Tej contemplated this offer, both uneasy and enticed. “I always had tutors, before. I never chose my own, like, off a menu.”

“It might be a way for you to meet more people, too,” Ivan Xav speculated. “I should really introduce you to more than the Koudelka girls, come to think. All the women I know have women friends-to excess, sometimes.” He paused for thought. “There’s Tatya Vorbretten, though she’s up to her ears in infants right now, as bad as Ekaterin and Delia. Tattie Vorsmythe? She was always fun, despite her strange taste in men. Not sure who all Mamere could suggest, of the younger generation. She used to know lots of Vor maidens, daughters of her cronies, y’know, but they mostly seem to have gotten married and moved along.”

This mental search for names was interrupted when he went to answer his comconsole. When he came back, he looked stricken.

“Bad news?” asked Tej, sitting up on the couch and setting aside her reader.

“No, not…not really. It was the Clerk’s office at the Vorpatril District Court. Says they had a case fall off Falco’s docket for the first afternoon of next week, and did I want the slot? I, uh…said yes. Because God knows when there’ll be another, y’know?”

“Oh, excellent,” said Rish, wandering in from the kitchen with a fresh mug of tea in her hand in time to hear this. “One more chore out of the way.”

“Oh,” Tej echoed hollowly. “Yeah. Good.”

It was like some weird sort of honeymoon in reverse, Ivan thought. Taking a personal day’s leave from Ops left him facing a three-day weekend, not something to waste. So Ivan seized the chance to show Tej more of Barrayar while he could, outside of the hectic confines of the capital. Rish, upon finding that her witness was not required, elected to stay behind under the loose supervision of Byerly, and just how loose that might be, Ivan wasn’t asking, gift horses and all that. It left him with a great chance for a real get-away with Tej, just the two of them at last.

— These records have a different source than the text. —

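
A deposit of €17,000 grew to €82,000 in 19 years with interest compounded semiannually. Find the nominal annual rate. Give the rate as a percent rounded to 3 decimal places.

(1 + r/2)^38 = 82,000/17,000 = 4.82353.
1 + r/2 = 4.82353^(1/38) ≈ 1.042277, so r/2 ≈ 0.0422773.
r ≈ 2·0.0422773 = 8.45546%.

8.455%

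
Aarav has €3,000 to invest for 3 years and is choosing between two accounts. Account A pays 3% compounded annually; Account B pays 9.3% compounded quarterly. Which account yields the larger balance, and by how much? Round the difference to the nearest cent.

Account B, by €674.60

Account A growth factor: (1 + 0.03)^3 ≈ 1.092727; balance ≈ 3,278.1810.
Account B growth factor: (1 + 0.02325)^12 ≈ 1.317592275; balance ≈ 3,952.7768.
Account B is larger by 674.5958.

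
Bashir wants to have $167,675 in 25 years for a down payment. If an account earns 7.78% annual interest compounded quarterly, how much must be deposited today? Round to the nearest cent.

Periodic rate = 7.78%/4 = 0.01945; 100 periods.
P = 167,675/(1 + 0.01945)^100 ≈ 167,675/6.864248865 ≈ 24,427.2903.

$24,427.29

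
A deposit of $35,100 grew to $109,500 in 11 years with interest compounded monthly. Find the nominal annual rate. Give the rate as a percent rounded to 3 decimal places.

(1 + r/12)^132 = 109,500/35,100 = 3.11966.
1 + r/12 = 3.11966^(1/132) ≈ 1.008656, so r/12 ≈ 0.00865637.
r ≈ 12·0.00865637 = 10.38764%.

10.388%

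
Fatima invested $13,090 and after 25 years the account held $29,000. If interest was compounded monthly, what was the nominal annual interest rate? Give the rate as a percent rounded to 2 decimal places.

(1 + r/12)^300 = 29,000/13,090 = 2.21543.
1 + r/12 = 2.21543^(1/300) ≈ 1.002655, so r/12 ≈ 0.00265501.
r ≈ 12·0.00265501 = 3.18601%.

3.19%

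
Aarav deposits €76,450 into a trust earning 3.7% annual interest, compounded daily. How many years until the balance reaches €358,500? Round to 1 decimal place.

41.8 years

We need (1 + 0.00010137)^(365t) = 4.6893, so 365t = ln 4.6893 / ln 1.000101 ≈ 15244.8667.
t ≈ 15244.8667/365 = 41.7668 years.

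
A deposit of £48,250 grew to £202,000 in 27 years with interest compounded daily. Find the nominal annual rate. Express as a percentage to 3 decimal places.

The 9855-period growth factor is 202,000/48,250 = 4.18653.
r/365 = 4.18653^(1/9855) − 1 ≈ 0.000145305, so r ≈ 365·0.000145305 = 5.30361%.

5.304%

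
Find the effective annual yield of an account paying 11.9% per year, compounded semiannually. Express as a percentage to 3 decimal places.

One year is 2 periods at 0.0595 each: (1 + 0.0595)^2 ≈ 1.12254.
EAR = 1.12254 − 1 ≈ 12.25403%.

12.254%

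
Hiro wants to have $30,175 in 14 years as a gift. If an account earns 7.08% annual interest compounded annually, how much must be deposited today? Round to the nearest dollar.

$11,581

Annual rate = 7.08% = 0.0708; 14 periods.
P = 30,175/(1 + 0.0708)^14 ≈ 30,175/2.6056559749 ≈ 11,580.5771.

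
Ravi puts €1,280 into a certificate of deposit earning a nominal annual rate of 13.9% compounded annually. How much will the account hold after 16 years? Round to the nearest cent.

€10,270.45

Growth factor = (1 + 0.139)^16 ≈ 8.0237905826.
A ≈ 1,280 × 8.0237905826 ≈ 10,270.4519.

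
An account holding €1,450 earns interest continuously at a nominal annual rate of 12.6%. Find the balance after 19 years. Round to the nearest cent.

A = P·e^(rt) = 1,450·e^(0.126·19) = 1,450·e^2.394.
e^2.394 ≈ 10.957235343, so A ≈ 15,887.9912.

€15,887.99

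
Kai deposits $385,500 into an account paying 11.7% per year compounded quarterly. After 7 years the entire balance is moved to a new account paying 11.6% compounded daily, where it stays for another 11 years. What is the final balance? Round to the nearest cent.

Phase 1: 385,500·(1 + 0.02925)^28 ≈ 864,189.3326.
Phase 2: 864,189.3326·(1 + 0.116/365)^4015 ≈ 3,095,142.2987.

$3,095,142.30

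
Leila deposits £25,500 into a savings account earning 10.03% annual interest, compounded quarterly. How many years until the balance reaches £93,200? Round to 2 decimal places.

13.08 years

(1 + 0.025075)^(4t) = 93,200/25,500 = 3.6549.
4t·ln(1 + 0.025075) = ln(3.6549); 4t = 1.2961/0.0247658 ≈ 52.3331.
t ≈ 13.0833 years.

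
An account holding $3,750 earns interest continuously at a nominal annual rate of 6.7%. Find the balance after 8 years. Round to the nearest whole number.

A = P·e^(rt) = 3,750·e^(0.067·8) = 3,750·e^0.536.
e^0.536 ≈ 1.709156545, so A ≈ 6,409.3370.

$6,409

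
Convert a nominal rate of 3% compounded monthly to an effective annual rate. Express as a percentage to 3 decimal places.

EAR = (1 + 3%/12)^12 − 1 = (1 + 0.0025)^12 − 1.
(1 + 0.0025)^12 ≈ 1.030416, so EAR ≈ 3.04160%.

3.042%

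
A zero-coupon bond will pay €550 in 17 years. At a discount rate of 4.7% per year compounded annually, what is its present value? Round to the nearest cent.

Annual rate = 4.7% = 0.047; 17 periods.
P = 550/(1 + 0.047)^17 ≈ 550/2.18320033 ≈ 251.9237.

€251.92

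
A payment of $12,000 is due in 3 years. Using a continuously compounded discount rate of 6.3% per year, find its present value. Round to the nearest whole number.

P = A·e^(−rt) = 12,000·e^(−0.189).
e^(−0.189) ≈ 0.82778650669, so P ≈ 9,933.4381.

$9,933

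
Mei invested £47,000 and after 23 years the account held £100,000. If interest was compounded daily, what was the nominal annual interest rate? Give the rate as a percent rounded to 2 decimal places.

(1 + r/365)^8395 = 100,000/47,000 = 2.12766.
1 + r/365 = 2.12766^(1/8395) ≈ 1.00009, so r/365 ≈ 0.0000899412.
r ≈ 365·0.0000899412 = 3.28285%.

3.28%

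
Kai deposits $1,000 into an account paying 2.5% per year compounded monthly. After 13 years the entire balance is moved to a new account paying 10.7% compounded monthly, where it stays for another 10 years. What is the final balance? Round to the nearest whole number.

After 13 years at 2.5%: 1,000 × 1.383562823 ≈ 1,383.5628.
Then 10 years at 10.7%: 1,383.5628 × 2.901586779 ≈ 4,014.5276.

$4,015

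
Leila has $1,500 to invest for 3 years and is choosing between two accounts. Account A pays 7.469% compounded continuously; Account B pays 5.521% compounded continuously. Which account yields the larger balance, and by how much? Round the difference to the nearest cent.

Account A, by $106.53

Account A growth factor: e^(0.07469·3) = e^0.22407 ≈ 1.251158597; balance ≈ 1,876.7379.
Account B growth factor: e^(0.05521·3) = e^0.16563 ≈ 1.18013637; balance ≈ 1,770.2046.
Account A is larger by 106.5333.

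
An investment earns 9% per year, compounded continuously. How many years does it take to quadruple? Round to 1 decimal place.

15.4 years

e^(0.09t) = 4, so 0.09t = ln 4 ≈ 1.3863.
t ≈ 1.3863/0.09 ≈ 15.4033.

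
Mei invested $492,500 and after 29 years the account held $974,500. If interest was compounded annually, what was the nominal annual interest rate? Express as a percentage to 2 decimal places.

2.38%

(1 + r)^29 = 974,500/492,500 = 1.97868.
1 + r = 1.97868^(1/29) ≈ 1.023811, so r ≈ 0.0238111.
r ≈ 2.38111%.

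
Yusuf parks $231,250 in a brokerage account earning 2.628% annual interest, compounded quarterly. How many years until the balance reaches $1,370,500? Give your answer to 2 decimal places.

(1 + 0.00657)^(4t) = 1,370,500/231,250 = 5.9265.
4t·ln(1 + 0.00657) = ln(5.9265); 4t = 1.7794/0.00654851 ≈ 271.7307.
t ≈ 67.9327 years.

67.93 years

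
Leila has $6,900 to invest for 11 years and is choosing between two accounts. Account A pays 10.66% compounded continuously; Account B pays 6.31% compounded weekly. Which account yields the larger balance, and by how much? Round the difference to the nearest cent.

Account A, by $8,482.28

Account A growth factor: e^(0.1066·11) = e^1.1726 ≈ 3.2303807192; balance ≈ 22,289.6270.
Account B growth factor: (1 + 0.0631/52)^572 ≈ 2.0010643391; balance ≈ 13,807.3439.
Account A is larger by 8,482.2830.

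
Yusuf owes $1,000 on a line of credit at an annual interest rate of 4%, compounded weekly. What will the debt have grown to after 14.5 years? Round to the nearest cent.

$1,785.64

Periodic rate = 4%/52 = 0.000769231; periods = 52·14.5 = 754.
A = 1,000·(1 + 0.04/52)^754 ≈ 1,000·1.785640255 ≈ 1,785.6403.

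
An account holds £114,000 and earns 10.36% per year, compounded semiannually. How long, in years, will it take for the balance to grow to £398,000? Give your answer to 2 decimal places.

(1 + 0.0518)^(2t) = 398,000/114,000 = 3.4912.
2t·ln(1 + 0.0518) = ln(3.4912); 2t = 1.2503/0.050503 ≈ 24.7560.
t ≈ 12.3780 years.

12.38 years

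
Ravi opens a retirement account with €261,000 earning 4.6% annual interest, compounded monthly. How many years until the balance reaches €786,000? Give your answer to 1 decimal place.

We need (1 + 0.00383333)^(12t) = 3.0115, so 12t = ln 3.0115 / ln 1.003833 ≈ 288.1430.
t ≈ 288.1430/12 = 24.0119 years.

24.0 years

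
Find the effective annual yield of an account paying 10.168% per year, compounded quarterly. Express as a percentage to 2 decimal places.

EAR = (1 + 10.168%/4)^4 − 1 = (1 + 0.02542)^4 − 1.
(1 + 0.02542)^4 ≈ 1.105623, so EAR ≈ 10.56232%.

10.56%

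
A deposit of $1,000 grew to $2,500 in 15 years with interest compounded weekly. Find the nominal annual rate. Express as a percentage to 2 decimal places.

The 780-period growth factor is 2,500/1,000 = 2.5.
r/52 = 2.5^(1/780) − 1 ≈ 0.00117542, so r ≈ 52·0.00117542 = 6.11219%.

6.11%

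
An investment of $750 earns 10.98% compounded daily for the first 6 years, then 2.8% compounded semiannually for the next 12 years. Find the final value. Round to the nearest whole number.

$2,023

After 6 years at 10.98%: 750 × 1.932280534 ≈ 1,449.2104.
Then 12 years at 2.8%: 1,449.2104 × 1.396081975 ≈ 2,023.2165.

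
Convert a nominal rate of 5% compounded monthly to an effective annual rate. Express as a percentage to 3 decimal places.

5.116%

One year is 12 periods at 0.00416667 each: (1 + 0.00416667)^12 ≈ 1.051162.
EAR = 1.051162 − 1 ≈ 5.11619%.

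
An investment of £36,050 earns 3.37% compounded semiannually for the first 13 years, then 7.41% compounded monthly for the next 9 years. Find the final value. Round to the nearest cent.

£108,224.33

After 13 years at 3.37%: 36,050 × 1.54411348977 ≈ 55,665.2913.
Then 9 years at 7.41%: 55,665.2913 × 1.94419767128 ≈ 108,224.3297.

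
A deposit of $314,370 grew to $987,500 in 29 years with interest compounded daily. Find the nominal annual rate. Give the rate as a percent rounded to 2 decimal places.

3.95%

(1 + r/365)^10585 = 987,500/314,370 = 3.1412.
1 + r/365 = 3.1412^(1/10585) ≈ 1.000108, so r/365 ≈ 0.000108141.
r ≈ 365·0.000108141 = 3.94713%.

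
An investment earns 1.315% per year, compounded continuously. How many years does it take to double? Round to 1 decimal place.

e^(0.01315t) = 2, so 0.01315t = ln 2 ≈ 0.69315.
t ≈ 0.69315/0.01315 ≈ 52.7108.

52.7 years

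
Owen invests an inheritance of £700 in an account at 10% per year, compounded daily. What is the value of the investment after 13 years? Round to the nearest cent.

Periodic rate = 10%/365 = 0.000273973; periods = 365·13 = 4745.
A = 700·(1 + 0.1/365)^4745 ≈ 700·3.668643409 ≈ 2,568.0504.

£2,568.05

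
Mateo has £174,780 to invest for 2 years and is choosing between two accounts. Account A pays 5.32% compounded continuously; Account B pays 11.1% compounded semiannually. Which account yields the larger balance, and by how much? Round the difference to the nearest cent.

Account A growth factor: e^(0.0532·2) = e^0.1064 ≈ 1.11226669421; balance ≈ 194,401.9728.
Account B growth factor: (1 + 0.0555)^4 ≈ 1.24117480344; balance ≈ 216,932.5321.
Account B is larger by 22,530.5593.

Account B, by £22,530.56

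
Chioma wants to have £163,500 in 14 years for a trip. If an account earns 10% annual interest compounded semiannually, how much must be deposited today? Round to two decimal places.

Periodic rate = 10%/2 = 0.05; 28 periods.
P = 163,500/(1 + 0.05)^28 ≈ 163,500/3.92012913846 ≈ 41,707.8097.

£41,707.81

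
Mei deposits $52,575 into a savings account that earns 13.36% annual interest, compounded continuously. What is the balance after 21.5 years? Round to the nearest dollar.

A = P·e^(rt) = 52,575·e^(0.1336·21.5) = 52,575·e^2.8724.
e^2.8724 ≈ 17.6793978788, so A ≈ 929,494.3435.

$929,494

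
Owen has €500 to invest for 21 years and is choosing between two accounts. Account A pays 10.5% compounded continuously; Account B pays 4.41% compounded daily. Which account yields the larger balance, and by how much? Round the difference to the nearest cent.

Account A growth factor: e^(0.105·21) = e^2.205 ≈ 9.070251568; balance ≈ 4,535.1258.
Account B growth factor: (1 + 0.0441/365)^7665 ≈ 2.524502612; balance ≈ 1,262.2513.
Account A is larger by 3,272.8745.

Account A, by €3,272.87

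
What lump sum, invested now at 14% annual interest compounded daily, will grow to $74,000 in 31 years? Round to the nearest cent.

Periodic rate = 14%/365 = 0.000383562; 11315 periods.
P = 74,000/(1 + 0.14/365)^11315 ≈ 74,000/76.643736317 ≈ 965.5062.

$965.51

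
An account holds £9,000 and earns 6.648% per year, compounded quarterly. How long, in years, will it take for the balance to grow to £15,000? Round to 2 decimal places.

7.75 years

(1 + 0.01662)^(4t) = 15,000/9,000 = 1.6667.
4t·ln(1 + 0.01662) = ln(1.6667); 4t = 0.51083/0.0164834 ≈ 30.9903.
t ≈ 7.7476 years.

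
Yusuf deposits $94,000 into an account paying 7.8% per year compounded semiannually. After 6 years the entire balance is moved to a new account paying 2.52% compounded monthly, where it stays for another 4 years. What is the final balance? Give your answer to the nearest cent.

$164,530.12

Phase 1: 94,000·(1 + 0.039)^12 ≈ 148,769.6784.
Phase 2: 148,769.6784·(1 + 0.0021)^48 ≈ 164,530.1170.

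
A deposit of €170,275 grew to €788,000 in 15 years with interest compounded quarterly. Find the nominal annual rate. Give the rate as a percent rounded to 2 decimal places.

10.35%

The 60-period growth factor is 788,000/170,275 = 4.62781.
r/4 = 4.62781^(1/60) − 1 ≈ 0.0258635, so r ≈ 4·0.0258635 = 10.34541%.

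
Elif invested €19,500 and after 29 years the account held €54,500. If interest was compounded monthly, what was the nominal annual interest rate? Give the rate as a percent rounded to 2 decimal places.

3.55%

The 348-period growth factor is 54,500/19,500 = 2.79487.
r/12 = 2.79487^(1/348) − 1 ≈ 0.00295777, so r ≈ 12·0.00295777 = 3.54933%.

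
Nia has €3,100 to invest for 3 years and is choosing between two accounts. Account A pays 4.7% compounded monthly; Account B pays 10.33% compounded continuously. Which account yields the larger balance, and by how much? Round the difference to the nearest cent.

Account B, by €657.76

A: (1 + 0.047/12)^36 ≈ 1.151107582, so 3,100 × 1.151107582 ≈ 3,568.4335.
B: e^(0.1033·3) = e^0.3099 ≈ 1.363288778, so 3,100 × 1.363288778 ≈ 4,226.1952.
Difference ≈ 657.7617 in favor of B.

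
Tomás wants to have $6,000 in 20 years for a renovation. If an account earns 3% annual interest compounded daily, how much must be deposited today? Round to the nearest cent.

Growth factor = (1 + 0.03/365)^7300 ≈ 1.822073874.
P = 6,000/1.822073874 ≈ 3,292.9510.

$3,292.95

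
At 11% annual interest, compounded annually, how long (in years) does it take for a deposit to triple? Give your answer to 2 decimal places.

(1 + 0.11)^t = 3.
t = ln 3 / ln(1 + 0.11) ≈ 1.0986/0.10436 ≈ 10.5271.

10.53 years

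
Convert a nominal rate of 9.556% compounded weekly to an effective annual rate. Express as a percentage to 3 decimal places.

EAR = (1 + 9.556%/52)^52 − 1 = (1 + 0.00183769)^52 − 1.
(1 + 0.00183769)^52 ≈ 1.100178, so EAR ≈ 10.01783%.

10.018%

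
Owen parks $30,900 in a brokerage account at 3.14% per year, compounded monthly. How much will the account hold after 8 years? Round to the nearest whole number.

$39,711

Periodic rate = 3.14%/12 = 0.00261667; periods = 12·8 = 96.
A = 30,900·(1 + 0.0314/12)^96 ≈ 30,900·1.2851454709 ≈ 39,710.9951.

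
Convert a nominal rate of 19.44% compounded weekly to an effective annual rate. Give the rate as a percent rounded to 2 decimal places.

21.41%

One year is 52 periods at 0.00373846 each: (1 + 0.00373846)^52 ≈ 1.214142.
EAR = 1.214142 − 1 ≈ 21.41418%.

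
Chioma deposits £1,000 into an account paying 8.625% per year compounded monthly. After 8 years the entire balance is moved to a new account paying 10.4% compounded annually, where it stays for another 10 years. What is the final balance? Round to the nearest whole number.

After 8 years at 8.625%: 1,000 × 1.98880137 ≈ 1,988.8014.
Then 10 years at 10.4%: 1,988.8014 × 2.689618813 ≈ 5,349.1176.

£5,349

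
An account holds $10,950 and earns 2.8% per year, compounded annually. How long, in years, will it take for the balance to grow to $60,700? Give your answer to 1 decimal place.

62.0 years

(1 + 0.028)^t = 60,700/10,950 = 5.5434.
t·ln(1 + 0.028) = ln(5.5434); t = 1.7126/0.0276152 ≈ 62.0168.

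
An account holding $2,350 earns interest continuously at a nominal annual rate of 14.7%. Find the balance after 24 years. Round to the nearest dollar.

A = P·e^(rt) = 2,350·e^(0.147·24) = 2,350·e^3.528.
e^3.528 ≈ 34.055787882, so A ≈ 80,031.1015.

$80,031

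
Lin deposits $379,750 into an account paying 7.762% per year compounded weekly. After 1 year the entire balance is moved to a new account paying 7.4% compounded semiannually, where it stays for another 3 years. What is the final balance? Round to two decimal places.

After 1 years at 7.762%: 379,750 × 1.08064936701 ≈ 410,376.5971.
Then 3 years at 7.4%: 410,376.5971 × 1.24357659104 ≈ 510,334.7297.

$510,334.73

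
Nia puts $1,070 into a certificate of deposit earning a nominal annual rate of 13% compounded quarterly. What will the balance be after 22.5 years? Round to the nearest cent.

$19,032.21

Growth factor = (1 + 0.0325)^90 ≈ 17.787111585.
A ≈ 1,070 × 17.787111585 ≈ 19,032.2094.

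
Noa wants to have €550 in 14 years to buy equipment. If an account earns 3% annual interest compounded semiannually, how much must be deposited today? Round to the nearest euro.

Periodic rate = 3%/2 = 0.015; 28 periods.
P = 550/(1 + 0.015)^28 ≈ 550/1.51722218 ≈ 362.5046.

€363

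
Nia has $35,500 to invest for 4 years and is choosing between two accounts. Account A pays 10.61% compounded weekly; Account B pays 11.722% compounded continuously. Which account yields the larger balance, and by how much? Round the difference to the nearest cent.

Account B, by $2,491.78

Account A growth factor: (1 + 0.1061/52)^208 ≈ 1.5280121136; balance ≈ 54,244.4300.
Account B growth factor: e^(0.11722·4) = e^0.46888 ≈ 1.5982032029; balance ≈ 56,736.2137.
Account B is larger by 2,491.7837.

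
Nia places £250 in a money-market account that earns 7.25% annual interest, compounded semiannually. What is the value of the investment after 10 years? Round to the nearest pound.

Periodic rate = 7.25%/2 = 0.03625; periods = 2·10 = 20.
A = 250·(1 + 0.03625)^20 ≈ 250·2.03840686 ≈ 509.6017.

£510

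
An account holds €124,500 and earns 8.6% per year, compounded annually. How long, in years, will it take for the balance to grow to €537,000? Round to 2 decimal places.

17.72 years

We need (1 + 0.086)^t = 4.3133, so t = ln 4.3133 / ln 1.086 ≈ 17.7172.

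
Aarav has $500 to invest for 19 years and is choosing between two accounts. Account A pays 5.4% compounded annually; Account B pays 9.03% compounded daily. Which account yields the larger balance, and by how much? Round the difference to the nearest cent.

Account B, by $1,421.56

Account A growth factor: (1 + 0.054)^19 ≈ 2.716261679; balance ≈ 1,358.1308.
Account B growth factor: (1 + 0.0903/365)^6935 ≈ 5.559386749; balance ≈ 2,779.6934.
Account B is larger by 1,421.5625.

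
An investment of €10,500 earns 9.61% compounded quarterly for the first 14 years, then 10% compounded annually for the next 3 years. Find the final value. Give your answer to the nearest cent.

€52,815.17

After 14 years at 9.61%: 10,500 × 3.7791256048 ≈ 39,680.8188.
Then 3 years at 10%: 39,680.8188 × 1.331 ≈ 52,815.1699.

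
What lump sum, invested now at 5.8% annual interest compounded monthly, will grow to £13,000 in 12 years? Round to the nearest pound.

Periodic rate = 5.8%/12 = 0.00483333; 144 periods.
P = 13,000/(1 + 0.058/12)^144 ≈ 13,000/2.0023538233 ≈ 6,492.3591.

£6,492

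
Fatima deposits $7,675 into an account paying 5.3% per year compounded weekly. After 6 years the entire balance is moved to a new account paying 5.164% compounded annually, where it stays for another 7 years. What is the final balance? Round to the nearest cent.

Phase 1: 7,675·(1 + 0.053/52)^312 ≈ 10,546.6297.
Phase 2: 10,546.6297·(1 + 0.05164)^7 ≈ 15,003.1818.

$15,003.18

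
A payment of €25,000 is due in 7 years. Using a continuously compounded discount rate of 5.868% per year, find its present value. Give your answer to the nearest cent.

P = A·e^(−rt) = 25,000·e^(−0.41076).
e^(−0.41076) ≈ 0.66314606756, so P ≈ 16,578.6517.

€16,578.65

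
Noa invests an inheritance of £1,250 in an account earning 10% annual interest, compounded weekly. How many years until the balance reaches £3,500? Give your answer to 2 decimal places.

10.31 years

We need (1 + 0.00192308)^(52t) = 2.8, so 52t = ln 2.8 / ln 1.001923 ≈ 535.9167.
t ≈ 535.9167/52 = 10.3061 years.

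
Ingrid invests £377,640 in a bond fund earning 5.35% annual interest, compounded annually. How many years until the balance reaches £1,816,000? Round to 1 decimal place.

30.1 years

(1 + 0.0535)^t = 1,816,000/377,640 = 4.8088.
t·ln(1 + 0.0535) = ln(4.8088); t = 1.5705/0.052118 ≈ 30.1326.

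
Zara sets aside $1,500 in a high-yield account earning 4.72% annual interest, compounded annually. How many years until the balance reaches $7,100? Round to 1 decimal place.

We need (1 + 0.0472)^t = 4.7333, so t = ln 4.7333 / ln 1.0472 ≈ 33.7084.

33.7 years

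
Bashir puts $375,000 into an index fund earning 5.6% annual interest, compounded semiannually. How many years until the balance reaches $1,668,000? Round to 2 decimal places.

27.02 years

(1 + 0.028)^(2t) = 1,668,000/375,000 = 4.448.
2t·ln(1 + 0.028) = ln(4.448); 2t = 1.4925/0.0276152 ≈ 54.0447.
t ≈ 27.0224 years.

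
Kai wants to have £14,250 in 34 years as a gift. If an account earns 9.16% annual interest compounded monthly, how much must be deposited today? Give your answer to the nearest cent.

Growth factor = (1 + 0.0916/12)^408 ≈ 22.255151699.
P = 14,250/22.255151699 ≈ 640.3012.

£640.30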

It was not the season for tourists in the northeastern coastal District traditionally held by the Vorpatril counts. As his lightflyer beat its way up the shoreline against a cold sea wind, Ivan explained to Tej, “People come up here from the south in the summer to escape the heat. Then go back down in the winter to find it again. If there’s time, maybe I could take you down to see the south coast, too.” Time. There wasn’t enough time. Yes, the marriage was supposed to have been temporary. But not bleeding instantaneous.